Rencontre avec Jérôme Ferrari, Romans 03/04/15

Publié le par Emmanuelle Caminade

Jérôme Ferrari interrogé par François Reynaud

Jérôme Ferrari interrogé par François Reynaud

Il est désormais devenu habituel que Jérôme Ferrari, fidèle en amitié, vienne présenter chaque nouveau livre à la librairie Les cordeliers de Romans. Cette année, la rencontre proprement dite eut lieu à la médiathèque voisine Simone de Beauvoir où elle réunit environ quatre-vingts personnes.

Répondant aux pertinentes questions du libraire François Reynaud, l'écrivain permit au public de mieux cerner le sujet ardu de son dernier roman, Le Principe, mais aussi plus largement de mieux comprendre son travail d'écriture.

Pourquoi s'intéresser à la physique quantique ?

Cette science décrit au niveau de l'atome, de l'infiniment petit, un monde contradictoire impossible à saisir car échappant à notre raison (les chapitres des manuels de physique qui lui sont consacrés sont d'ailleurs les seuls à être remplis de points d'exclamation!). Elle rejoint ainsi le terrain de la philosophie, de la métaphysique, en rendant compte d'une partie obscure de la réalité du monde.

Ce qui au départ intéressait surtout l'auteur c'était le problème du langage, la dimension poétique, littéraire, de l'interprétation de la physique quantique défendue par Heisenberg - l'un de ses fondateurs qui découvrit ce fameux principe d'incertitude donnant son titre au livre et qui fut récompensé par le prix Nobel en 1932. Car si pour Einstein ceci ne constituait pas une préoccupation, il y avait chez Heisenberg comme chez Niels Bohr, le désir manifeste de passer par les mots pour partager le sens physique, et la conscience que, comme les poètes, ils ne pouvaient exprimer ce sens que par des métaphores.

Poésie et physique quantique 

Comment en effet dépasser le langage abstrait des mathématiques pour dire ce que l'on sait de cette réalité du monde avec les seuls concepts dont les hommes disposent et qui structurent son langage comme sa pensée ? L'incapacité à pouvoir nommer directement ce qui n'est pas concevable par l'esprit car on ne peut en former une image exacte, conduit à opérer un déplacement, à utiliser des images imparfaites, «un tourbillon de métaphores», pour faire apparaître cette réalité insaisissable.
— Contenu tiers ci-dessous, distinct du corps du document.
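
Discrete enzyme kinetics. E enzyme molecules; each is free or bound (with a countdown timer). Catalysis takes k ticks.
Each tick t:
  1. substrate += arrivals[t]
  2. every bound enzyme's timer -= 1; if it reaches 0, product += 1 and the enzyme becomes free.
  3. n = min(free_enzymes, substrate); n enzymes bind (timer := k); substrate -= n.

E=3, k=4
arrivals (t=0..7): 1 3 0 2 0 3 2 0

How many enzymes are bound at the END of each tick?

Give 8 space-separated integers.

t=0: arr=1 -> substrate=0 bound=1 product=0
t=1: arr=3 -> substrate=1 bound=3 product=0
t=2: arr=0 -> substrate=1 bound=3 product=0
t=3: arr=2 -> substrate=3 bound=3 product=0
t=4: arr=0 -> substrate=2 bound=3 product=1
t=5: arr=3 -> substrate=3 bound=3 product=3
t=6: arr=2 -> substrate=5 bound=3 product=3
t=7: arr=0 -> substrate=5 bound=3 product=3

Answer: 1 3 3 3 3 3 3 3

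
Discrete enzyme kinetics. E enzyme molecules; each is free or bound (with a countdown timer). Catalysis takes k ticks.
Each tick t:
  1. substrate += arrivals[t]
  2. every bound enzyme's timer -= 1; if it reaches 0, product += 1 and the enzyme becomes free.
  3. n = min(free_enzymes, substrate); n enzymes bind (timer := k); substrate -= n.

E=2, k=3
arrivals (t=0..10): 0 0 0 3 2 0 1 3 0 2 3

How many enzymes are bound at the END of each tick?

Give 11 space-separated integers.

Answer: 0 0 0 2 2 2 2 2 2 2 2

Derivation:
t=0: arr=0 -> substrate=0 bound=0 product=0
t=1: arr=0 -> substrate=0 bound=0 product=0
t=2: arr=0 -> substrate=0 bound=0 product=0
t=3: arr=3 -> substrate=1 bound=2 product=0
t=4: arr=2 -> substrate=3 bound=2 product=0
t=5: arr=0 -> substrate=3 bound=2 product=0
t=6: arr=1 -> substrate=2 bound=2 product=2
t=7: arr=3 -> substrate=5 bound=2 product=2
t=8: arr=0 -> substrate=5 bound=2 product=2
t=9: arr=2 -> substrate=5 bound=2 product=4
t=10: arr=3 -> substrate=8 bound=2 product=4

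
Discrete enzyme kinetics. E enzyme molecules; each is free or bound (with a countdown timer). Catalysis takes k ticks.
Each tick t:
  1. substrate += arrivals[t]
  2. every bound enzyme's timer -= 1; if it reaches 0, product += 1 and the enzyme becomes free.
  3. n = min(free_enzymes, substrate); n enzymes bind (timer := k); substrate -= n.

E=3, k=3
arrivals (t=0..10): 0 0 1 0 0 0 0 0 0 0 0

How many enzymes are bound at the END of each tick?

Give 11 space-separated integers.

Answer: 0 0 1 1 1 0 0 0 0 0 0

Derivation:
t=0: arr=0 -> substrate=0 bound=0 product=0
t=1: arr=0 -> substrate=0 bound=0 product=0
t=2: arr=1 -> substrate=0 bound=1 product=0
t=3: arr=0 -> substrate=0 bound=1 product=0
t=4: arr=0 -> substrate=0 bound=1 product=0
t=5: arr=0 -> substrate=0 bound=0 product=1
t=6: arr=0 -> substrate=0 bound=0 product=1
t=7: arr=0 -> substrate=0 bound=0 product=1
t=8: arr=0 -> substrate=0 bound=0 product=1
t=9: arr=0 -> substrate=0 bound=0 product=1
t=10: arr=0 -> substrate=0 bound=0 product=1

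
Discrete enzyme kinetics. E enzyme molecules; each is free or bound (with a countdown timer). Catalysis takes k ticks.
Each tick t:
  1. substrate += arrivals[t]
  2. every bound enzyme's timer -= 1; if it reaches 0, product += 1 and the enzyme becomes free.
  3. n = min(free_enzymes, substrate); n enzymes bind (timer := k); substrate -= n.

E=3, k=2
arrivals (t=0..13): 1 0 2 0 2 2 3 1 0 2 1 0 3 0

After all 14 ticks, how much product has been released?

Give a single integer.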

Beauté et dévoilement de la vérité

Jérôme Ferrari semble fasciné par la grande puissance de dévoilement de la vérité de la métaphore. Quand Heisenberg compare le développement de la technique à un processus organique – échappant donc à la volonté de l'homme qui ne peut plus le maîtriser – sa métaphore lui semble d'autant plus belle qu'elle est vraie. Elle s'applique ainsi parfaitement aux immeubles de Dubaï qu'il a vus comme d'immenses plantes nourries de sang. Métaphore pouvant s'appliquer à son sens non seulement à la technique mais aussi à l'économie. 
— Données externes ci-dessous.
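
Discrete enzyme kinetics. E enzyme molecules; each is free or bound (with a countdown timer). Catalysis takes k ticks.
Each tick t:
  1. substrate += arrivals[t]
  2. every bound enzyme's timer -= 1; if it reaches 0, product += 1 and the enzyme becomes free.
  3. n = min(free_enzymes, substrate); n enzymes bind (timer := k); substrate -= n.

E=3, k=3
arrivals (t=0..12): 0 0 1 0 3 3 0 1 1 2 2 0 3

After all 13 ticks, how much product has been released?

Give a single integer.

Answer: 7

Derivation:
t=0: arr=0 -> substrate=0 bound=0 product=0
t=1: arr=0 -> substrate=0 bound=0 product=0
t=2: arr=1 -> substrate=0 bound=1 product=0
t=3: arr=0 -> substrate=0 bound=1 product=0
t=4: arr=3 -> substrate=1 bound=3 product=0
t=5: arr=3 -> substrate=3 bound=3 product=1
t=6: arr=0 -> substrate=3 bound=3 product=1
t=7: arr=1 -> substrate=2 bound=3 product=3
t=8: arr=1 -> substrate=2 bound=3 product=4
t=9: arr=2 -> substrate=4 bound=3 product=4
t=10: arr=2 -> substrate=4 bound=3 product=6
t=11: arr=0 -> substrate=3 bound=3 product=7
t=12: arr=3 -> substrate=6 bound=3 product=7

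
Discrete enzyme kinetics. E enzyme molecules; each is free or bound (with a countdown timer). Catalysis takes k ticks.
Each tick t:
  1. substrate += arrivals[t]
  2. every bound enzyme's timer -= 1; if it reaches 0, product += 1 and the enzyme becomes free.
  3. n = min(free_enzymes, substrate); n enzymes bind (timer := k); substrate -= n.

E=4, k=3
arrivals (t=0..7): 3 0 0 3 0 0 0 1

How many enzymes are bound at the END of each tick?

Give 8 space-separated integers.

Answer: 3 3 3 3 3 3 0 1

Derivation:
t=0: arr=3 -> substrate=0 bound=3 product=0
t=1: arr=0 -> substrate=0 bound=3 product=0
t=2: arr=0 -> substrate=0 bound=3 product=0
t=3: arr=3 -> substrate=0 bound=3 product=3
t=4: arr=0 -> substrate=0 bound=3 product=3
t=5: arr=0 -> substrate=0 bound=3 product=3
t=6: arr=0 -> substrate=0 bound=0 product=6
t=7: arr=1 -> substrate=0 bound=1 product=6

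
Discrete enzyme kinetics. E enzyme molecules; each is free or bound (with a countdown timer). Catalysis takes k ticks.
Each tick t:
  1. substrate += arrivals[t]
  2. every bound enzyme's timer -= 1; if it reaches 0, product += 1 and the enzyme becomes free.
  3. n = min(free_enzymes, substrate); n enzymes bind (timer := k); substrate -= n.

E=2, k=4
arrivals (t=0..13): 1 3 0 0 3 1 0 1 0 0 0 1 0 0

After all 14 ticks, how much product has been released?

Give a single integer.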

Poésie mystique soufie et physique quantique 

«Et Il m'a dit : Entre la parole et le silence,

il y a un isthme où se trouve la tombe de la raison

et les tombes des choses.»

(Niffari, Les Haltes)

 

La poésie mystique soufie touche de même profondément l'auteur non seulement par la beauté de ses vers mais par la part de vérité qu'elle contient, par sa façon d'englober le double aspect contradictoire des choses sans le résoudre. Et les vers de ce mystique musulman du Xème siècle qu'il cite en exergue de son livre sont pour lui la meilleure définition de la physique quantique. Heisenberg dont la vocation de physicien était aussi une vocation de poète était aussi par ailleurs un mystique, ce qui ressort de ses écrits et notamment de sa correspondance. Et le langage qu'il tient pour évoquer l'atome comme «une particule suspendue entre le possible et le réel» ne détonnerait pas dans cette poésie. 

Werner Heisenberg

 

Si c'est avant tout le physicien poète et mystique qui intéressait l'auteur, il lui est très vite apparu qu'il ne pourrait faire l'impasse sur l'attitude contoversée d'Heisenberg pendant la guerre. Un problème insoluble car les mêmes faits peuvent donner lieu à une double interprétation contradictoire.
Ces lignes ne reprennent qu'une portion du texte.